Pausing: This was Gov. Palin's one major media training mistake. She did not pause before answering questions during the face-to-face interview portions. As noted above, she seemed a bit over-anxious to get her answers delivered, particularly in response to Gibson's multiple questions about whether she felt she was ready to be VP or potentially President and whether she at all hesitated when she was asked to take this on. She came across forced, studied and over-eager, which is not good.
Answer and stop: Gov. Palin did well here. She did answer the question and wait for the next one. She did not provide run-on answers that could have gotten her into trouble.
Conciseness: Same as above. She did well regarding conciseness.
Bridging: She had a good "bridge" back to her messages when she was asked about being the Commander-in-Chief of the Alaska National Guard. Gov. Palin bridged to the subject of energy independence and her experience in this regard due to her leadership in Alaska. It was definitely a "non-response response," but it gave her time to prepare for the inevitable followup, which is something a bridge can do for a spokesperson. Her other "bridge" was not so much a bridge as a question back to the interviewer when Gibson asked whether she agreed with the Bush Doctrine and she tried to have him define this for her before she responded.

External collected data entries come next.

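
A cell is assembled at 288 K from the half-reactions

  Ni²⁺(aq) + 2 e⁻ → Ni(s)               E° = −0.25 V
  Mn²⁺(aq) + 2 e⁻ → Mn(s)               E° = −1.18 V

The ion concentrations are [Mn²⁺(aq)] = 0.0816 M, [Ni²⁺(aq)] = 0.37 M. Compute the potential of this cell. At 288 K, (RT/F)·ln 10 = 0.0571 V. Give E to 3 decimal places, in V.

+0.949 V

Since E°(Ni²⁺/Ni) > E°(Mn²⁺/Mn), Ni²⁺/Ni serves as the cathode.
E°cell = −0.25 − (−1.18) = +0.93 V, with n = 2 electrons transferred.
Balancing gives Ni²⁺(aq) + Mn(s) → Ni(s) + Mn²⁺(aq); hence Q = [Mn²⁺(aq)] / [Ni²⁺(aq)] = 0.221 (log Q = −0.657).
Applying E = E° − (RT ln10/nF)·log Q gives +0.93 − (0.0571/2)(−0.657) = +0.949 V.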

Much has been written about the interviewer in these segments. Charles Gibson was under as much pressure as his subject and was doomed to be criticized as either too tough or too softball in his approach. He clearly was trying to walk the line. When I personally have assumed this type of interview stance with a media training subject, I keep a complete poker face so they get no clues from me regarding their answers. I keep this game face and persistently ask question after question.
Gibson did this effectively, I thought, for the most part. I thought that the look of his glasses perched down on the nose look made him seem older and professorial, which is a style that drew some criticism. During his series of questions regarding whether Gov. Palin hesitated at all to join the McCain ticket and felt she was qualified (where I noted above she was too quick to respond), he semi-muttered under his breath that this seemed like "hubris." The comment was a response to her lack of pausing to think or couching this in any way that would have shown the humility he was expecting, but his delivery of the comment seemed like a cheap shot to me.
The much written-about tricky question about the Bush Doctrine was absolutely designed to trip up the interviewee and it did. I think the series of questions could have yielded valuable information about Gov. Palin's views without the need to trick her up front by not defining it and forcing her to try to figure out what she was responding to.
I won't go into the content, as this has been well covered elsewhere. I will say, though, that when we train people for interviews, we tell them they need to plan to leave the interviewer with the most important two or three (at most) points to remember after the interview has ended. We call them anchor points and you bridge back to them and make sure you deliver them during the interview without seeming too studied or robotic. I don't believe this was successfully executed, as I think you can take many different things from the interview rather than two or three that were brought home well.
Personall, I took away the following three things:
- Her own son is being deployed to Iraq [good message for her to deliver]
- She has only been to Mexico and Canada and to Kuwait to see the troops [not so good unless you think that's a lot of foreign experience]
- She is not going to blink [she said this several times] and is going to be tough on terrorists [good or bad, depending on the listener's viewpoint.]
Overall, as a media trainer, I would suggest she is not yet ready for prime time with this type of sit-down, hard-boiled, no nonsense interview. She needs to get more comfortable with putting messages into her own words. Tori Clark was one of several communications analysts who commented on the interview on ABC Friday evening. She cautioned that what Gov. Palin's supporters like about her is her spontaneity and that her team should not drain this from her presentation style with too much preparation. Clearly, if they can arrange to have her walk around in familiar surroundings while being interviewed, she will fare much better.